Blueberries are the second most produced berries in the United States, after strawberries. Over the past 10 years, the total supply of fresh blueberries available for US consumption has increased fivefold. The availability of fresh blueberries to US consumers has grown at a faster rate than that of fresh strawberries during that same time. Both US blueberry production and imports have increased rapidly to meet consumer demand throughout the year.

In 2010, New Jersey, Georgia and Michigan were the largest US producers of fresh blueberries for the domestic market, especially. Blueberries that are not intended for the processed market. California, Washington, and Florida were smaller producers. By 2019, the U.S. blueberry sector expanded as Georgia, California, and Oregon began to emerge as larger suppliers, each accounting for about 17 percent of U.S. blueberry production.

USDA's Agricultural Marketing Service highlighted shipments of fresh blueberries from eight states in 2019: California, Florida, Georgia, Michigan, New Jersey, North Carolina, Oregon and Washington.

 

 

Imports of fresh blueberries from the US have grown rapidly over the last decade; On average, the US imported 60 percent of the blueberries consumed during 2017-19, up from an average of 50 percent in 2010-12. In 2010, Chile was the main international supplier of fresh blueberries to the United States, and Peru and Mexico produced much smaller quantities of blueberries.

However, by 2019, Mexico and Peru began to increase their share of the US blueberry import market, for example, blueberry exports from Peru have grown exponentially in the last decade: by 2019, Peru had become the main supplier of blueberry imports to the US.
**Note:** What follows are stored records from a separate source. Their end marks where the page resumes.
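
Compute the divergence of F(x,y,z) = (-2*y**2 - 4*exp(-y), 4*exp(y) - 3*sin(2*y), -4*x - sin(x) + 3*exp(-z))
4*exp(y) - 6*cos(2*y) - 3*exp(-z)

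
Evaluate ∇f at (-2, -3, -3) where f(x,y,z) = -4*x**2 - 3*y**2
(16, 18, 0)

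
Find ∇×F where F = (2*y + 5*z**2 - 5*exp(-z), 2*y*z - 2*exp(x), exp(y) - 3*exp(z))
(-2*y + exp(y), 10*z + 5*exp(-z), -2*exp(x) - 2)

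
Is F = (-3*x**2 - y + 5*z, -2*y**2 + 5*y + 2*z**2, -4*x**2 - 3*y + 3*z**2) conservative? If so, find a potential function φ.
No, ∇×F = (-4*z - 3, 8*x + 5, 1) ≠ 0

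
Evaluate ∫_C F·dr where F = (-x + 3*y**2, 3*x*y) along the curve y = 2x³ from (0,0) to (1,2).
89/14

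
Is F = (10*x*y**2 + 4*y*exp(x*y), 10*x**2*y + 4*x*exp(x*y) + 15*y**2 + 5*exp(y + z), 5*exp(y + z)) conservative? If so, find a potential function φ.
Yes, F is conservative. φ = 5*x**2*y**2 + 5*y**3 + 4*exp(x*y) + 5*exp(y + z)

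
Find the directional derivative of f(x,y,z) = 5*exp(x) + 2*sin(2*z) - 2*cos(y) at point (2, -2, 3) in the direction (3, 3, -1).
sqrt(19)*(-6*sin(2) - 4*cos(6) + 15*exp(2))/19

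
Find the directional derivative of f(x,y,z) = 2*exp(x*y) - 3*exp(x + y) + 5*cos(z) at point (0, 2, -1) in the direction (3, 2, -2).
sqrt(17)*(-15*exp(2) - 10*sin(1) + 12)/17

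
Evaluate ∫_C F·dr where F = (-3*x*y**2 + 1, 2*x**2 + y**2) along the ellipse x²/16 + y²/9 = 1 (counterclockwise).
0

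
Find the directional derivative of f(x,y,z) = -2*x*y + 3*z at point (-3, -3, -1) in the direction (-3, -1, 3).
-15*sqrt(19)/19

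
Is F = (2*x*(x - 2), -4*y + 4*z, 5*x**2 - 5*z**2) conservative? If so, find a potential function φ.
No, ∇×F = (-4, -10*x, 0) ≠ 0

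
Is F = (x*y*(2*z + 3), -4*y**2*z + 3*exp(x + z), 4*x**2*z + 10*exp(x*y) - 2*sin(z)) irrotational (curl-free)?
No, ∇×F = (10*x*exp(x*y) + 4*y**2 - 3*exp(x + z), 2*x*y - 8*x*z - 10*y*exp(x*y), -x*(2*z + 3) + 3*exp(x + z))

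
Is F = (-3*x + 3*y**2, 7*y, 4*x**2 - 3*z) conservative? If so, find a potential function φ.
No, ∇×F = (0, -8*x, -6*y) ≠ 0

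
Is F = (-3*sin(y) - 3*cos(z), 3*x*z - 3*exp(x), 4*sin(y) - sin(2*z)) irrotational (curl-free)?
No, ∇×F = (-3*x + 4*cos(y), 3*sin(z), 3*z - 3*exp(x) + 3*cos(y))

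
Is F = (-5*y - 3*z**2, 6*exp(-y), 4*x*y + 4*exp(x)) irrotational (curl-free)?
No, ∇×F = (4*x, -4*y - 6*z - 4*exp(x), 5)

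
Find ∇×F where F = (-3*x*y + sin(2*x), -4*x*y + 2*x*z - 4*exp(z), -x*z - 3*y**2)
(-2*x - 6*y + 4*exp(z), z, 3*x - 4*y + 2*z)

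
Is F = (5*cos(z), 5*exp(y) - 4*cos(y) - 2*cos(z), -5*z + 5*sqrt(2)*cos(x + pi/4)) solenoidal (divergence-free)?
No, ∇·F = 5*exp(y) + 4*sin(y) - 5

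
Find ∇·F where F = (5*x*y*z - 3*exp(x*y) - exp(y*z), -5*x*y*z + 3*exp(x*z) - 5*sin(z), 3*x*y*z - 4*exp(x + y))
3*x*y - 5*x*z + 5*y*z - 3*y*exp(x*y)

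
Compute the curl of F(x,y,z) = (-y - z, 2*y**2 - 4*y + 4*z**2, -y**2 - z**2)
(-2*y - 8*z, -1, 1)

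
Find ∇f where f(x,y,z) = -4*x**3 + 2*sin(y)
(-12*x**2, 2*cos(y), 0)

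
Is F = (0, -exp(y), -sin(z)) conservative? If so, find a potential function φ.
Yes, F is conservative. φ = -exp(y) + cos(z)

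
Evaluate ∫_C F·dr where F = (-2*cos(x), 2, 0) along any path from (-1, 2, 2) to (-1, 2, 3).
0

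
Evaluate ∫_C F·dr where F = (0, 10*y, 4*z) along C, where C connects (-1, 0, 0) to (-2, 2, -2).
28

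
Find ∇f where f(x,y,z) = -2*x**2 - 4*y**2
(-4*x, -8*y, 0)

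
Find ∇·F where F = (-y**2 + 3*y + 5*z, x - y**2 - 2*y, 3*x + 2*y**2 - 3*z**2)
-2*y - 6*z - 2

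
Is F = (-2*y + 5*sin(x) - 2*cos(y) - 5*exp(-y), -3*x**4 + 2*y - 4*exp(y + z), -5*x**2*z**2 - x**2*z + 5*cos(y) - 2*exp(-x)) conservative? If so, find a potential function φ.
No, ∇×F = (4*exp(y + z) - 5*sin(y), 10*x*z**2 + 2*x*z - 2*exp(-x), -12*x**3 - 2*sin(y) + 2 - 5*exp(-y)) ≠ 0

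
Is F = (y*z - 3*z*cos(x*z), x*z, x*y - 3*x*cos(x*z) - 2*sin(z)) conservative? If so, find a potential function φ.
Yes, F is conservative. φ = x*y*z - 3*sin(x*z) + 2*cos(z)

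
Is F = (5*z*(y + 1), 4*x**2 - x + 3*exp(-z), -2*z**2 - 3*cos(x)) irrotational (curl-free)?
No, ∇×F = (3*exp(-z), 5*y - 3*sin(x) + 5, 8*x - 5*z - 1)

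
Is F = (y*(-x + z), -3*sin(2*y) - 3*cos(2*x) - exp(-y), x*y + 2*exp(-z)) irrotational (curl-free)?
No, ∇×F = (x, 0, x - z + 6*sin(2*x))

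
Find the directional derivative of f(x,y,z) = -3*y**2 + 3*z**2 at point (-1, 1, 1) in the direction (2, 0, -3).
-18*sqrt(13)/13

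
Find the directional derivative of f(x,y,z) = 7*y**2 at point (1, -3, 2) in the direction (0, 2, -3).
-84*sqrt(13)/13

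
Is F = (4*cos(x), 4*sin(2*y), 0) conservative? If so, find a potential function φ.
Yes, F is conservative. φ = 4*sin(x) - 2*cos(2*y)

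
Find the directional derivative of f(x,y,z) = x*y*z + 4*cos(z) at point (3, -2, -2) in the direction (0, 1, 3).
6*sqrt(10)*(-2 + sin(2))/5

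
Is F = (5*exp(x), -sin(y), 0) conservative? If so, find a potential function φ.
Yes, F is conservative. φ = 5*exp(x) + cos(y)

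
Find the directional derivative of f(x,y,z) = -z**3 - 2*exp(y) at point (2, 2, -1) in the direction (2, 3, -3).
3*sqrt(22)*(3 - 2*exp(2))/22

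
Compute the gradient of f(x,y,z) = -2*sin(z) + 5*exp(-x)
(-5*exp(-x), 0, -2*cos(z))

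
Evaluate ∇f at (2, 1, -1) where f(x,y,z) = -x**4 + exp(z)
(-32, 0, exp(-1))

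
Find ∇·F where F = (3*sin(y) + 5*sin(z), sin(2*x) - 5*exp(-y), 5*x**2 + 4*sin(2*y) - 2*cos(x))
5*exp(-y)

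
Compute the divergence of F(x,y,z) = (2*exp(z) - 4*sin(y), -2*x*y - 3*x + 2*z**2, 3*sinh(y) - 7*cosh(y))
-2*x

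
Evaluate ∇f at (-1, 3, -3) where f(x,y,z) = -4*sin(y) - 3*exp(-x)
(3*E, -4*cos(3), 0)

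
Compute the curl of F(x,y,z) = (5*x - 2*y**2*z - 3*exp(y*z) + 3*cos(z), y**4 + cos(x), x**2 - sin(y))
(-cos(y), -2*x - 2*y**2 - 3*y*exp(y*z) - 3*sin(z), 4*y*z + 3*z*exp(y*z) - sin(x))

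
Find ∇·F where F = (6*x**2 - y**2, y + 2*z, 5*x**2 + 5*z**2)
12*x + 10*z + 1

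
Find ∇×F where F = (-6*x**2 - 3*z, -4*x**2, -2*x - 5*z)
(0, -1, -8*x)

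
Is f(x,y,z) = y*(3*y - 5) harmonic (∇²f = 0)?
No, ∇²f = 6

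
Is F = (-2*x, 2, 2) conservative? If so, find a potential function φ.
Yes, F is conservative. φ = -x**2 + 2*y + 2*z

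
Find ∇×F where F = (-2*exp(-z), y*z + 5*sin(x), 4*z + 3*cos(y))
(-y - 3*sin(y), 2*exp(-z), 5*cos(x))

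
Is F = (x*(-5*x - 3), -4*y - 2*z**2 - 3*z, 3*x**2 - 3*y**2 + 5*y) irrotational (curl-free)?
No, ∇×F = (-6*y + 4*z + 8, -6*x, 0)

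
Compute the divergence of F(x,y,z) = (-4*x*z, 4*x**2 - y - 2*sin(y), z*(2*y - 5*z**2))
2*y - 15*z**2 - 4*z - 2*cos(y) - 1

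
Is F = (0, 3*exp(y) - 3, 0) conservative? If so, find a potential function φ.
Yes, F is conservative. φ = -3*y + 3*exp(y)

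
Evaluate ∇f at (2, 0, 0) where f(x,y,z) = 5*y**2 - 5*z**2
(0, 0, 0)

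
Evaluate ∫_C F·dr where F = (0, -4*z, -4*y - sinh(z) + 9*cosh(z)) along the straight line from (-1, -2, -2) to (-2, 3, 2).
-8 + 18*sinh(2)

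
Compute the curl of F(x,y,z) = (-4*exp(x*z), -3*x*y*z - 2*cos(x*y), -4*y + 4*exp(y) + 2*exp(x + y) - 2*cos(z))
(3*x*y + 4*exp(y) + 2*exp(x + y) - 4, -4*x*exp(x*z) - 2*exp(x + y), y*(-3*z + 2*sin(x*y)))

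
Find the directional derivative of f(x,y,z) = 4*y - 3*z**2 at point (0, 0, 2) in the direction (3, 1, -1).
16*sqrt(11)/11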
About 80 percent of U.S. blueberry imports in 2019 were sourced from three countries: Peru, Chile, and Mexico (see figure below). The increase in imports from these countries is probably the result of more cultivation of newer varieties and a larger acreage devoted to blueberries in relatively new blueberry producers, such as Peru and Mexico.

 

Onational and international date

In 2010, there was little overlap in US and foreign blueberry supplies to the domestic market, and the periods between seasons had higher prices. Since 2010, the domestic and foreign blueberry seasons have been extended. Imports from Mexico in early spring have increased, offsetting some of Chilean imports, while Florida and Georgia now harvest more in March and April. About 70 percent of import shipments in September and October 2019 were from Peru, increasing competition for growers in Michigan, Washington and Oregon, where shipments continue through October.

This increase in production and imports from the US has led to an increase in the supply of blueberries in the domestic market, and prices in the US, out of season, are now lower (see the figure below). Consequently, the overall price level in 2019 was lower, with smaller price increases in the early spring and fall months. The lower prices that occur as domestic supplies increase are ultimately benefiting American consumers.